In the first case, the impact on the protagonist was very emotional. Louise came to realize how little of an impact she had on the world, based on her appearance and the perception of her body. Meanwhile, in the second case, the trauma of Rakoff’s birth experience was exacerbated by the perceptions of those around her, who insisted her birth would be fast when it wasn’t, and insisted she wasn’t capable enough to deliver this baby on her own. Louise and Rakoff are two in many who consistently face the way a society perceives the quality of a human body, and show two different examples of how detrimental this can be. The both of them were pulled into minimal games of tug-of-war with how they perceived their experiences and how those around them did, but each were dramatically affected by it.
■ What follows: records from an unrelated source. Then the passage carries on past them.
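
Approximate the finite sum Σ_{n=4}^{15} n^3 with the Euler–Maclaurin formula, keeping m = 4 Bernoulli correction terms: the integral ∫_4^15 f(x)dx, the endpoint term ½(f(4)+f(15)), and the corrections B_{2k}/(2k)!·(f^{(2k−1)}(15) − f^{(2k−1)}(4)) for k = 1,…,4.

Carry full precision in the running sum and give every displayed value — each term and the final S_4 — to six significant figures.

S_4 ≈ 14364.0

∫_4^15 x^3 dx evaluates to 12592.2.
Boundary: ½(f(4) + f(15)) = ½(64.0000 + 3375.00) = 1719.50.
Integral + boundary = 14311.8.
k=1: B_{2}/(2)! × [f^{(1)}(15) − f^{(1)}(4)] = 1/12 × (675.000 − 48.0000) = 52.2500.
After k=1: 14364.0.
k=2: B_{4}/(4)! × [f^{(3)}(15) − f^{(3)}(4)] = −1/720 × (6.00000 − 6.00000) = 0.00000.
After k=2: 14364.0.
k=3: B_{6}/(6)! × [f^{(5)}(15) − f^{(5)}(4)] = 1/30240 × (0.00000 − 0.00000) = 0.00000.
After k=3: 14364.0.
k=4: B_{8}/(8)! × [f^{(7)}(15) − f^{(7)}(4)] = −1/1209600 × (0.00000 − 0.00000) = 0.00000.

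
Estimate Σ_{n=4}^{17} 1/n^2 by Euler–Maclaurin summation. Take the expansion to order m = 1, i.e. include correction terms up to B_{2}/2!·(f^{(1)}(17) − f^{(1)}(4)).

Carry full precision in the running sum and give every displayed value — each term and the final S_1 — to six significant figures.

The integral term ∫_4^17 1/x^2 dx = 0.191176.
Endpoint term: (f(4) + f(17))/2 = (0.0625000 + 0.00346021)/2 = 0.0329801.
Integral + boundary = 0.224157.
Order-1 term: 1/12 · (-0.000407083 − (-0.0312500)) = 0.00257024.

S_1 ≈ 0.226727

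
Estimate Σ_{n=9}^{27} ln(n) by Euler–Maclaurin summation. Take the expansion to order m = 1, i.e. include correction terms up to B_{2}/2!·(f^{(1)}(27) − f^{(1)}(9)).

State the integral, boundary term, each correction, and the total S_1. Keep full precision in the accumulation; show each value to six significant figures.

The integral term ∫_9^27 ln(x) dx = 51.2126.
Endpoint term: (f(9) + f(27))/2 = (2.19722 + 3.29584)/2 = 2.74653.
Integral + boundary = 53.9591.
Correction k=1: B_{2}/2! · (f^{(1)}(27) − f^{(1)}(9)) = 1/12 · (0.0370370 − 0.111111) = -0.00617284.

S_1 ≈ 53.9529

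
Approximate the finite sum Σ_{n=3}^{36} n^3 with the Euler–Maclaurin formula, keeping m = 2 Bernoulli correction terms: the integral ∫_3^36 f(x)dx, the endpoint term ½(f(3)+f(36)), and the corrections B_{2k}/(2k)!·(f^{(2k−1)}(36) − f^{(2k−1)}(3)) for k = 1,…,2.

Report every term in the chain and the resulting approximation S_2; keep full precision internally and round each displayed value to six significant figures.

The integral term ∫_3^36 x^3 dx = 419884.
Boundary: ½(f(3) + f(36)) = ½(27.0000 + 46656.0) = 23341.5.
Integral + boundary = 443225.
k=1: B_{2}/(2)! × [f^{(1)}(36) − f^{(1)}(3)] = 1/12 × (3888.00 − 27.0000) = 321.750.
Running total after k=1: 443547.
k=2: B_{4}/(4)! × [f^{(3)}(36) − f^{(3)}(3)] = −1/720 × (6.00000 − 6.00000) = 0.00000.

S_2 ≈ 443547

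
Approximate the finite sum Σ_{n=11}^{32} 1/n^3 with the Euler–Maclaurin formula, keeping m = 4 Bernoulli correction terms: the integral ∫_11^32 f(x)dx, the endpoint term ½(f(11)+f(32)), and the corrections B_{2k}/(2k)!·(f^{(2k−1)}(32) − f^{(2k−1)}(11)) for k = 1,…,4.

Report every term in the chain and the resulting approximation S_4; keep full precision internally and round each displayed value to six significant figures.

Integral: ∫_11^32 1/x^3 dx = 0.00364395.
½[f(11) + f(32)] = ½[0.000751315 + 3.05176e-05] = 0.000390916.
So far: 0.00403487.
k=1: B_{2}/(2)! × [f^{(1)}(32) − f^{(1)}(11)] = 1/12 × (-2.86102e-06 − (-0.000204904)) = 1.68369e-05.
Running total after k=1: 0.00405170.
k=2: B_{4}/(4)! × [f^{(3)}(32) − f^{(3)}(11)] = −1/720 × (-5.58794e-08 − (-3.38684e-05)) = -4.69619e-08.
Running total after k=2: 0.00405166.
k=3: B_{6}/(6)! × [f^{(5)}(32) − f^{(5)}(11)] = 1/30240 × (-2.29193e-09 − (-1.17560e-05)) = 3.88680e-10.
Running total after k=3: 0.00405166.
k=4: B_{8}/(8)! × [f^{(7)}(32) − f^{(7)}(11)] = −1/1209600 × (-1.61151e-10 − (-6.99530e-06)) = -5.78302e-12.

S_4 ≈ 0.00405166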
In the end, Louise felt herself molting her new body and reverting to her old, but still yearned to enjoy her newly-gained power for a couple more days. Rakoff had her child naturally, but only after the terror of a birth that wasn’t instantaneous, and the threat of a caesarian looming on the horizon. Both endings are bittersweet as the protagonists come to realize how the world around them has shaped their experiences, and both women came out of these experiences with a heightened understanding of how little they shaped the rest of society.